The employee then launched review proceedings. The Labour Court refused to review and set aside the award, to which the employee appealed. Before the LAC, the main issue for determination was the truthfulness of the employee’s affidavit and whether the minutes had been changed. The LAC reasoned that if the employee’s affidavit was truthful the issue surrounding confidentiality would not arise.

The LAC found that Parthab, one of the employer’s witnesses, confirmed that the minutes had been changed.This evidence was crucial as he was the secretary of the selection committee and had been responsible for drafting the minutes. As such, he would have known if the minutes had been amended. The LAC found that on the evidence and based on the concessions made it was common cause that the minutes had been amended. Having found that the affidavit was truthful the LAC held that in the circumstances the employee had not breached the confidentiality agreement and that “It would be a great travesty of justice if this court were to make a finding that … she [the employee] breached the confidentiality agreement when she disclosed the irregularities and/or dishonesty that were committed by members of the selection panel at a hearing related to what transpired at the selection panel”.

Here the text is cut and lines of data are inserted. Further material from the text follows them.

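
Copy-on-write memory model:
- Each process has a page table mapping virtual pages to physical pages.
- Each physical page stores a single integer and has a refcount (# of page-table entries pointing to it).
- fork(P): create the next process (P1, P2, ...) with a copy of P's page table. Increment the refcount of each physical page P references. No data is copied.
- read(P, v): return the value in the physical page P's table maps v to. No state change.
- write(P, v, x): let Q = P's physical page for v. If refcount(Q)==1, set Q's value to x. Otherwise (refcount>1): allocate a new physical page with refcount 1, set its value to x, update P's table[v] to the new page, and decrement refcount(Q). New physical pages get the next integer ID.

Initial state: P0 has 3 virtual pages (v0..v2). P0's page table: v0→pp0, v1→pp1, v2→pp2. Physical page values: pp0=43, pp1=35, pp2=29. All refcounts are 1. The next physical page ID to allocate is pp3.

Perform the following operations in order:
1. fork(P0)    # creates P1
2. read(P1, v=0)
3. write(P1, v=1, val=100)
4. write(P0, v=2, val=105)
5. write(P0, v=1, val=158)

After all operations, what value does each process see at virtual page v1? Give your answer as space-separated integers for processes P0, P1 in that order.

Answer: 158 100

Derivation:
Op 1: fork(P0) -> P1. 3 ppages; refcounts: pp0:2 pp1:2 pp2:2
Op 2: read(P1, v0) -> 43. No state change.
Op 3: write(P1, v1, 100). refcount(pp1)=2>1 -> COPY to pp3. 4 ppages; refcounts: pp0:2 pp1:1 pp2:2 pp3:1
Op 4: write(P0, v2, 105). refcount(pp2)=2>1 -> COPY to pp4. 5 ppages; refcounts: pp0:2 pp1:1 pp2:1 pp3:1 pp4:1
Op 5: write(P0, v1, 158). refcount(pp1)=1 -> write in place. 5 ppages; refcounts: pp0:2 pp1:1 pp2:1 pp3:1 pp4:1
P0: v1 -> pp1 = 158
P1: v1 -> pp3 = 100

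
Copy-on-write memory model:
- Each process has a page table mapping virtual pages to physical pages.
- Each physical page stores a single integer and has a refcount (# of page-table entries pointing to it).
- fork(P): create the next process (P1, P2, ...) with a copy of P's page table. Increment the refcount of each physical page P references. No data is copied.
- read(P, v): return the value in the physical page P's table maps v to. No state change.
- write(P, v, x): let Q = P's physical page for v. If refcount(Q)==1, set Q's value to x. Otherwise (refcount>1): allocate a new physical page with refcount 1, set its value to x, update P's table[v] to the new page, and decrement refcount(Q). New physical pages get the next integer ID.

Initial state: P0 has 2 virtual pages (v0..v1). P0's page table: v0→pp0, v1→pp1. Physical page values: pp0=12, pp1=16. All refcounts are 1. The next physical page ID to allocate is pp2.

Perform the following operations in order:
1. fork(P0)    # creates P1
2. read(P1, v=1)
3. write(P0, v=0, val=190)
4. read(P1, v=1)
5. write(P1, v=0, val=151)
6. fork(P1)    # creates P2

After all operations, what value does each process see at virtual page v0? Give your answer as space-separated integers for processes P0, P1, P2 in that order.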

This judgment highlights that an employer cannot invoke a confidentiality agreement to conceal wrongdoings in the workplace and that an employee who has signed a confidentiality agreement is not required to obtain the employer’s permission to reveal wrongdoings if the employee is required to make such revelations in legal proceedings.  As the LAC noted, an employee cannot be silenced in instances of wrongdoing - “If permission is to be obtained first, any dishonest conduct will never see the light of day”.